Kulturschaffende waren bereits im vorigen Jahrhundert durch das Aufkommen von Kompaktkassetten, Videorecordern, Photokopiergeräten und CD-Brennern vom Ruin bedroht. Als plötzlich jedermann Kopien und Mitschnitte von Rundfunksendungen anfertigen konnte und diese an seine ganzen Freunde verschenkte, hat das die Kultur zwar beflügelt, aber das konnte ja niemand wissen. Das darf sich nicht wiederholen. Diesmal muss der Fortschritt aufgehalten werden.

Sehenswert ist auch der Video-Podcast von Felix Schwenzel auf Wirres.net: monrose vergessen ist kein kavaliersdelikt.

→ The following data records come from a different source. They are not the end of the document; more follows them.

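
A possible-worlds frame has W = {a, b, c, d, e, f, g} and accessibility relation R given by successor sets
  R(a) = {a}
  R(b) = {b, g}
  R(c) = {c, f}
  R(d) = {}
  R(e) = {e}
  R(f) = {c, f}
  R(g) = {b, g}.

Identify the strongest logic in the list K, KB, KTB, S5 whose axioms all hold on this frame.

Symmetric (axiom B): yes — every pair in R has its reverse in R.
Reflexive (axiom T): no — d is not related to itself.
Euclidean (axiom 5): yes — any two successors of a common world are R-related.
So F validates K, KB; KTB would additionally require R to be reflexive. The strongest is KB.

KB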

gestern habe ich wieder in eine kamera geredet, über frau merkels einsatz für junge künstler und dass sie das problem des downloads von computern wieder auf die internationale agenda setzen möchte.

2 Ergänzungen

  1. Eigentlich müsste bei der Musikindustrie eine ganze Managergeneration ausgetauscht werden. Was die Musikfirmen möchten sind höhere Verkaufszahlen. Wie wollen sie das Erreichen, wenn sie den Leuten den Zugang zum Internet abdrehen?

    In den meisten Fällen, in denen Werbung gemacht wird, wird positiv FÜR etwas geworben. Musik wird von Fans gehört und gekauft, die damit zudem Ihre Musik an die Spitze der Charts bringen. Es dürfte doch mit positiver Werbung ziemlich einfach vermittelbar sein, dass das Bezahlen von Musik sinnvoll für die Musik ist und etwas ist, wovon alle profitieren. Selbst ein einfaches Weglassen von DRM, Klagewellen und ständigen gegen die Musikfans dürfte IMHO mittlerweile schon an Ansteigen der Verkaufszahlen bewirken.

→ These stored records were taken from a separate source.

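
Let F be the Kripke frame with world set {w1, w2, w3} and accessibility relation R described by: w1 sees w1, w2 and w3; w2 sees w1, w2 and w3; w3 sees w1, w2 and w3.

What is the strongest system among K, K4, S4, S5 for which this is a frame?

Transitive (axiom 4): yes — every two-step R-path is closed by a direct edge.
Reflexive (axiom T): yes — every world is R-related to itself.
Euclidean (axiom 5): yes — any two successors of a common world are R-related.
So F validates K, K4, S4, S5. The strongest is S5.

S5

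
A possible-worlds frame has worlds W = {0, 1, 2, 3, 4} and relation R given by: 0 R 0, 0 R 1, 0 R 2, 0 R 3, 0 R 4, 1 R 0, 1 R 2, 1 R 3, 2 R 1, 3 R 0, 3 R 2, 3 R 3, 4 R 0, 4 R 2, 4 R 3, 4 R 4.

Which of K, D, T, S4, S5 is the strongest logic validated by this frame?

Serial (axiom D): yes — every world has a successor (e.g. 0 R 0).
Reflexive (axiom T): no — 1 is not related to itself.
Transitive (axiom 4): no — 1 R 0 and 0 R 4, but not 1 R 4.
Euclidean (axiom 5): no — 0 R 1 and 0 R 4, but not 1 R 4.
So F validates K, D; T would additionally require R to be reflexive. The strongest is D.

D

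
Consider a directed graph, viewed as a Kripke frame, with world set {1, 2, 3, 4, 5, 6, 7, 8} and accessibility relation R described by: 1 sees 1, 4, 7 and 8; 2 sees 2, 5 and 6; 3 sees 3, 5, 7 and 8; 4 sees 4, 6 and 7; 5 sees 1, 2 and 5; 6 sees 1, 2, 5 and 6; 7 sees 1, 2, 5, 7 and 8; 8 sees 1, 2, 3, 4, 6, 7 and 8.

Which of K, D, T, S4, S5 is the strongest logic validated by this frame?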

  2. Ich frage mich bei diesen Diskussionen immer inwieweit die Umsatzrückgänge der Musikindustrie durch Downloads verursacht werden. Ein paar andere Faktoren spielen vielleicht auch eine Rolle:

    Vor 15 Jahren konnte man eine LP für 15 DM kaufen. Heute zahlt man das für eine CD in Euro. Die Löhne sind seitdem nicht in diesem Maße gestiegen. Die Belastungen haben hingegen zugenommen. Bevor man am Auto spart, wird man dies wohl eher bei Musik tun. Obwohl ich es mir leisten könnte, ist mir eine CD einfach zu teuer für vielleicht drei Titel, die darauf wirklich gut sind.

    Ich bin in ein paar Tagen 38 Jahre alt. Früher habe ich mir häufig Platten gekauft. Mein letzter CD-Kauf liegt bestimmt schon mehrere Jahre zurück. Mir fehlt trotzdem nichts, obwohl ich keine Musik (weder legal noch illegal) downloade. Musik wird nun einmal hauptsächlich von jungen Leuten gekauft. Wer die demographische Entwicklung anschaut, wird schnell zu dem Ergebnis kommen, dass die Zahl der potenziellen Plattenkäufer in den letzten Jahren kaum größer geworden sein kann.

    Die Musikindustrie macht sich zum Teil auch selbst überflüssig. Wegwerfmusik von Superstars, die keine sind, braucht auch kaum jemand.